The US was strong-arming Colombia into unleashing the latest weapon in the war on drugs: a powerful new herbicide. But along with killing coca plants, the toxic fungus may pose serious dangers to the environment and human health — threats so compelling that Florida has suspended plans to test the fungus for its own anti-drug efforts.
The big American suddenly stood up, leaned over the table and said to the Colombian in a low voice, “You’d better be careful not to talk to the press!”
Dr. David C. Sands, scientist and entrepreneur, was meeting with advisors to the Colombian Ministry of the Environment last March to push a new drug-war weapon marketed by his company: a special toxic fungus which would kill coca plants. The Colombian scientist who raised Sands’ hackles had pointed out that the fungus could also attack humans with weakened immune systems — a condition common among the often undernourished and generally unhealthy poor coca farmers and workers in the tropical rain forests of Colombia, where Sands wants to carry out a massive spraying program. “He didn’t care,” said the Colombian, who asked not to be named.
Sands is not the only party pushing this new biological weapon. The US Congress is demanding that Colombia apply the controversial fungus in order to receive $1.6 billion in emergency bailout funds for Colombia’s antidrug/counterinsurgency strategycalled Plan Colombia. Last March, Rep. Benjamin Gilman, R-NY, tacked on an amendment to the pending aid bill requiring President Clinton to certify that the Colombian government “has agreed to and is implementing a strategy to eliminate Colombia’s total coca and opium poppy production” using, among other means “tested, environmentally safe mycoherbicides.” Myco = fungus; herbicide = plant killer.
Steve Peterson, an official with the State Department’s International Narcotics and Law Enforcement division, says they want to see mycoherbicides used because they would be “more cost effective and more environmentally friendly” than chemical herbicides.
The trouble is that abundant evidence indicates that the only mycoherbicide being considered for this purpose, Fusarium oxysporum, may in fact, in massive application, pose serious dangers to the environment and human health. Florida has put an indefinite hold on its plans to test the fungus for its own antidrug efforts after environmentalists and a state official warned that it could mutate, spread rapidly, and kill off other plants including food crops. And for over a decade, coca growers in Peru have accused the US of secretly applying the fungus there to attack coca plants — in the process also harming food crops and farm animals. Moreover, the fungus can, under certain circumstances, cause lethal infections in humans with weakened immune systems. None of this, however, has dimmed US government enthusiasm for the project — nor that of Sands’ corporation, which stands to profit if the fungus is adopted for widespread use.
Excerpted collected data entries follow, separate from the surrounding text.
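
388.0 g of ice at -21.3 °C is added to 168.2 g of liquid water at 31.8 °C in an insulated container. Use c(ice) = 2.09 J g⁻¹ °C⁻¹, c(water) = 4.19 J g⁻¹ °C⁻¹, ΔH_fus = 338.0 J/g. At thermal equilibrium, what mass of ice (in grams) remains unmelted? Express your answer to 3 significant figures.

m_ice remaining = 373 g

Heat to warm all ice to 0 °C: 388.0×2.09×21.3 = 17273 J
Heat released by water cooling to 0 °C: 168.2×4.19×31.8 = 22411 J
22411 J < 17273 + 388.0×338.0 = 148417 J, so not all ice melts; final T = 0 °C.
Heat left for melting: 22411 − 17273 = 5138 J
Mass melted = 5138 / 338.0 = 15.20 g
Ice remaining = 388.0 − 15.20 = 372.80 g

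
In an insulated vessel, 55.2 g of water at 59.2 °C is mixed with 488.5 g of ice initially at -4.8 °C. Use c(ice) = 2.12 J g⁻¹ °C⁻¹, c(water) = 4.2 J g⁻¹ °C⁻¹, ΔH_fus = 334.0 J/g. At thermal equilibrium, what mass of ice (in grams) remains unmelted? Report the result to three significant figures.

Heat to warm all ice to 0 °C: 488.5×2.12×4.8 = 4971.0 J
Heat released by water cooling to 0 °C: 55.2×4.2×59.2 = 13725 J
13725 J < 4971.0 + 488.5×334.0 = 168130.0 J, so not all ice melts; final T = 0 °C.
Heat left for melting: 13725 − 4971.0 = 8754.0 J
Mass melted = 8754.0 / 334.0 = 26.21 g
Ice remaining = 488.5 − 26.21 = 462.29 g

m_ice remaining = 462 g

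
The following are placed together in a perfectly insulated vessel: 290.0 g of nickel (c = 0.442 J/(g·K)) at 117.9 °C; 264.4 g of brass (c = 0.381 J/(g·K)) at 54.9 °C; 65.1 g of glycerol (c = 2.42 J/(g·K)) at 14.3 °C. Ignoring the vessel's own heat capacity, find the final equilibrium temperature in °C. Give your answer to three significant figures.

Σ mᵢcᵢ(T − Tᵢ) = 0  ⇒  T = Σ mᵢcᵢTᵢ / Σ mᵢcᵢ
Σ mᵢcᵢ = 290.0×0.442 + 264.4×0.381 + 65.1×2.42 = 386.4584
Σ mᵢcᵢTᵢ = 128.18×117.9 + 100.7364×54.9 + 157.542×14.3 = 22896
T = 22896 / 386.4584 = 59.246 °C

T_f = 59.2 °C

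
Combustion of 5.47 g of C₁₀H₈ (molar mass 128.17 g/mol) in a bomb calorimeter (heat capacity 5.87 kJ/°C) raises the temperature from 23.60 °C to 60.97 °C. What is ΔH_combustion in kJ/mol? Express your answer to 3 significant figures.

ΔT = 60.97 − 23.60 = 37.37 °C
q_cal = C_cal × ΔT = 5.87 × 37.37 = 219.3619 kJ
n = 5.47 / 128.17 = 0.04268 mol
q_rxn = −q_cal = -219.3619 kJ
ΔH = -219.3619 / 0.04268 = -5140 kJ/mol

ΔH = -5140 kJ/mol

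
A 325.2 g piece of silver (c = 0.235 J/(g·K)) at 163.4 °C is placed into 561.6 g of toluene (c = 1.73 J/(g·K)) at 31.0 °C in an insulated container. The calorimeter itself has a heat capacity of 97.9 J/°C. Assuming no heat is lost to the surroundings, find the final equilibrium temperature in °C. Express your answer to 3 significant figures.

Heat lost by silver = heat gained by toluene + calorimeter.
(325.2)(0.235)(163.4 − T) = [(561.6)(1.73) + 97.9](T − 31.0)
76.422 (163.4 − T) = 1069.468 (T − 31.0)
12487 − 76.422 T = 1069.468 T − 33154
45641 = 1145.890 T
T = 39.83 °C

T_f = 39.8 °C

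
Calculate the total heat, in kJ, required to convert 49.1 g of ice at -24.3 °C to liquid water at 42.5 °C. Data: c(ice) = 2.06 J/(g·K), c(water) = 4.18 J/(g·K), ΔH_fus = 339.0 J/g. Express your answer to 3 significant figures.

q = 27.8 kJ

q1 (heat ice -24.3→0.0 °C): 49.1 × 2.06 × 24.3 = 2458 J
q2 (melt at 0 °C): 49.1 × 339.0 = 16645 J
q3 (heat water 0.0→42.5 °C): 49.1 × 4.18 × 42.5 = 8723 J
Total: 2458 + 16645 + 8723 = 27826 J = 27.8 kJ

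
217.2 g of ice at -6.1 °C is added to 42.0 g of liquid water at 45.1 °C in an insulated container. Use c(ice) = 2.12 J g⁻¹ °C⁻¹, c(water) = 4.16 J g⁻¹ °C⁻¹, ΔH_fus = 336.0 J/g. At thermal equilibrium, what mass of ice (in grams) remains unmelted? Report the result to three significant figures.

Heat to warm all ice to 0 °C: 217.2×2.12×6.1 = 2808.8 J
Heat released by water cooling to 0 °C: 42.0×4.16×45.1 = 7879.9 J
7879.9 J < 2808.8 + 217.2×336.0 = 75788.0 J, so not all ice melts; final T = 0 °C.
Heat left for melting: 7879.9 − 2808.8 = 5071.1 J
Mass melted = 5071.1 / 336.0 = 15.09 g
Ice remaining = 217.2 − 15.09 = 202.11 g

m_ice remaining = 202 g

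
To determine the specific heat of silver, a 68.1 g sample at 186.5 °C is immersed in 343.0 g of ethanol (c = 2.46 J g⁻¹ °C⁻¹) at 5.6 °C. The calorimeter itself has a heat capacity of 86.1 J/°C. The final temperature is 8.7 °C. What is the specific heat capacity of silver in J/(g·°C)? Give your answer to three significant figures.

q_gained = (343.0 × 2.46 + 86.1) × (8.7 − 5.6) = 2883 J
q_lost = 68.1 × c × (186.5 − 8.7) = 12108.18 c
Set equal: c = 2883 / 12108.18 = 0.238 J/(g·°C)

c = 0.238 J/(g·°C)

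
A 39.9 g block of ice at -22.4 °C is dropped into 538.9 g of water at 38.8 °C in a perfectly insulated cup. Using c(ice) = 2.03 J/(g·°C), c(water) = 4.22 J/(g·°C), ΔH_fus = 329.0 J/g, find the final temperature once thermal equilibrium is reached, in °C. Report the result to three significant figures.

T_f = 30.0 °C

Heat to bring ice to 0 °C and melt it: q₁ = 39.9×2.03×22.4 + 39.9×329.0 = 14941 J
Heat the water can supply cooling to 0 °C: 538.9×4.22×38.8 = 88237.3 J > q₁, so all ice melts.
Energy balance: 538.9×4.22×(38.8 − T) = 14941 + 39.9×4.22×(T − 0)
2274.158(38.8 − T) = 14941 + 168.378 T
88237.3 − 14941 = 2442.536 T
T = 73296.3 / 2442.536 = 30.01 °C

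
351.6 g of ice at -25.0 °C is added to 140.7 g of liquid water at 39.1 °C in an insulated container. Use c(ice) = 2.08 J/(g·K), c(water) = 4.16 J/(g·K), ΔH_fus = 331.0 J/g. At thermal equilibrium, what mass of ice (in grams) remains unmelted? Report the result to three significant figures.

m_ice remaining = 338 g

Heat to warm all ice to 0 °C: 351.6×2.08×25.0 = 18283 J
Heat released by water cooling to 0 °C: 140.7×4.16×39.1 = 22886 J
22886 J < 18283 + 351.6×331.0 = 134662.6 J, so not all ice melts; final T = 0 °C.
Heat left for melting: 22886 − 18283 = 4603 J
Mass melted = 4603 / 331.0 = 13.91 g
Ice remaining = 351.6 − 13.91 = 337.69 g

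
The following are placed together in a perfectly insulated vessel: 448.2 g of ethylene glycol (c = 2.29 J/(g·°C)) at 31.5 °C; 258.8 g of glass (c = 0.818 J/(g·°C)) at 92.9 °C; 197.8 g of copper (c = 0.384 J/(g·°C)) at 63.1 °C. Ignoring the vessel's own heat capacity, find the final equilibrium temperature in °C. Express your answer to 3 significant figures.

T_f = 43.2 °C

Σ mᵢcᵢ(T − Tᵢ) = 0  ⇒  T = Σ mᵢcᵢTᵢ / Σ mᵢcᵢ
Σ mᵢcᵢ = 448.2×2.29 + 258.8×0.818 + 197.8×0.384 = 1314.0316
Σ mᵢcᵢTᵢ = 1026.378×31.5 + 211.6984×92.9 + 75.9552×63.1 = 56790
T = 56790 / 1314.0316 = 43.22 °C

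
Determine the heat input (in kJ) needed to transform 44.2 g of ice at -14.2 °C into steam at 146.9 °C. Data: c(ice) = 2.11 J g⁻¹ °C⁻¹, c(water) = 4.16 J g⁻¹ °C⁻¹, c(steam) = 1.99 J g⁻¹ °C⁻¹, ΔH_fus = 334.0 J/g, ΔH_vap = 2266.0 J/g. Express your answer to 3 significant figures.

q1 (heat ice -14.2→0.0 °C): 44.2 × 2.11 × 14.2 = 1324 J
q2 (melt at 0 °C): 44.2 × 334.0 = 14763 J
q3 (heat water 0.0→100.0 °C): 44.2 × 4.16 × 100.0 = 18387 J
q4 (vaporize at 100 °C): 44.2 × 2266.0 = 100157 J
q5 (heat steam 100.0→146.9 °C): 44.2 × 1.99 × 46.9 = 4125 J
Total: 1324 + 14763 + 18387 + 100157 + 4125 = 138756 J = 139 kJ

q = 139 kJ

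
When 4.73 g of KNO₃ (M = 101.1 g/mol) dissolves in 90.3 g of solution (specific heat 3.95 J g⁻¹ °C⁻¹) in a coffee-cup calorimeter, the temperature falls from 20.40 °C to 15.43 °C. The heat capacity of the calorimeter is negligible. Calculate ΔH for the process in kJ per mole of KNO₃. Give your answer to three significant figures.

|ΔT| = |15.43 − 20.40| = 4.97 °C
|q_surr| = (90.3 × 3.95) × 4.97 = 356.685 × 4.97 = 1773 J
n(KNO₃) = 4.73 / 101.1 = 0.04679 mol
Temperature fell, so q_rxn = +|q_surr| = 1.773 kJ
ΔH = q_rxn / n = 37.89 kJ/mol

ΔH = 37.9 kJ/mol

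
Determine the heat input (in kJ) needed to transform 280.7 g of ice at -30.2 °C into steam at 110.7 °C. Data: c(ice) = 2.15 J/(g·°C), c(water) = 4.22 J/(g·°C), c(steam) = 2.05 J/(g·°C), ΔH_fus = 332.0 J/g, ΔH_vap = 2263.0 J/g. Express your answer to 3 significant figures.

q1 (heat ice -30.2→0.0 °C): 280.7 × 2.15 × 30.2 = 18226 J
q2 (melt at 0 °C): 280.7 × 332.0 = 93192 J
q3 (heat water 0.0→100.0 °C): 280.7 × 4.22 × 100.0 = 118455 J
q4 (vaporize at 100 °C): 280.7 × 2263.0 = 635224 J
q5 (heat steam 100.0→110.7 °C): 280.7 × 2.05 × 10.7 = 6157 J
Total: 18226 + 93192 + 118455 + 635224 + 6157 = 871254 J = 871 kJ

q = 871 kJ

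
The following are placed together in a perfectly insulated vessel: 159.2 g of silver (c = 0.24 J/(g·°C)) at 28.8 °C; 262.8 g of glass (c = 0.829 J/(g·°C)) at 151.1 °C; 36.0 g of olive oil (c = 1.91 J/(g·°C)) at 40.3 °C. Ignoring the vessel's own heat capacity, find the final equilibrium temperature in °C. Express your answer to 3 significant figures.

Σ mᵢcᵢ(T − Tᵢ) = 0  ⇒  T = Σ mᵢcᵢTᵢ / Σ mᵢcᵢ
Σ mᵢcᵢ = 159.2×0.24 + 262.8×0.829 + 36.0×1.91 = 324.8292
Σ mᵢcᵢTᵢ = 38.208×28.8 + 217.8612×151.1 + 68.76×40.3 = 36790
T = 36790 / 324.8292 = 113.3 °C

T_f = 113 °C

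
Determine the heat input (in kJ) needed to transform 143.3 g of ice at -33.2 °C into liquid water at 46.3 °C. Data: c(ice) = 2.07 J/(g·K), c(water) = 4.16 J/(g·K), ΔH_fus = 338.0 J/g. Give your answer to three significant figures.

q1 (heat ice -33.2→0.0 °C): 143.3 × 2.07 × 33.2 = 9848 J
q2 (melt at 0 °C): 143.3 × 338.0 = 48435 J
q3 (heat water 0.0→46.3 °C): 143.3 × 4.16 × 46.3 = 27601 J
Total: 9848 + 48435 + 27601 = 85884 J = 85.9 kJ

q = 85.9 kJ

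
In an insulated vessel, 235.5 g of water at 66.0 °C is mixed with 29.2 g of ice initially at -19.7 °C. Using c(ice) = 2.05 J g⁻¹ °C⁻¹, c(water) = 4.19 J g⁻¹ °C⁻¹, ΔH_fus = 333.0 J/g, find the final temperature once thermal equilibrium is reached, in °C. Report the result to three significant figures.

Heat to bring ice to 0 °C and melt it: q₁ = 29.2×2.05×19.7 + 29.2×333.0 = 10903 J
Heat the water can supply cooling to 0 °C: 235.5×4.19×66.0 = 65125.2 J > q₁, so all ice melts.
Energy balance: 235.5×4.19×(66.0 − T) = 10903 + 29.2×4.19×(T − 0)
986.745(66.0 − T) = 10903 + 122.348 T
65125.2 − 10903 = 1109.093 T
T = 54222.2 / 1109.093 = 48.89 °C

T_f = 48.9 °C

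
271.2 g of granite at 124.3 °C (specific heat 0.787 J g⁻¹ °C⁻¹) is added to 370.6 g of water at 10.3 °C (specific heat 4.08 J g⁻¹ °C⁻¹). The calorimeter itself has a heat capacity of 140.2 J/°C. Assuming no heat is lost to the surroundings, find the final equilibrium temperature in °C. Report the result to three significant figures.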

Years of US-funded aerial spraying have so far failed to even slow Colombia’s thriving industries of coca plants, which produce the raw material for cocaine, and opium poppies, which are used to make heroin. The country’s cocaine and heroin production has more than doubled since 1995.
The New York Times reported in early May that US-funded spraying of the herbicide glyphosate (marketed as Roundup by Monsanto Company) may have exposed scores of Colombian villagers to harmful toxins and damaged nondrug crops. But the proposed Fusarium program, experts say, could unleash far worse consequences.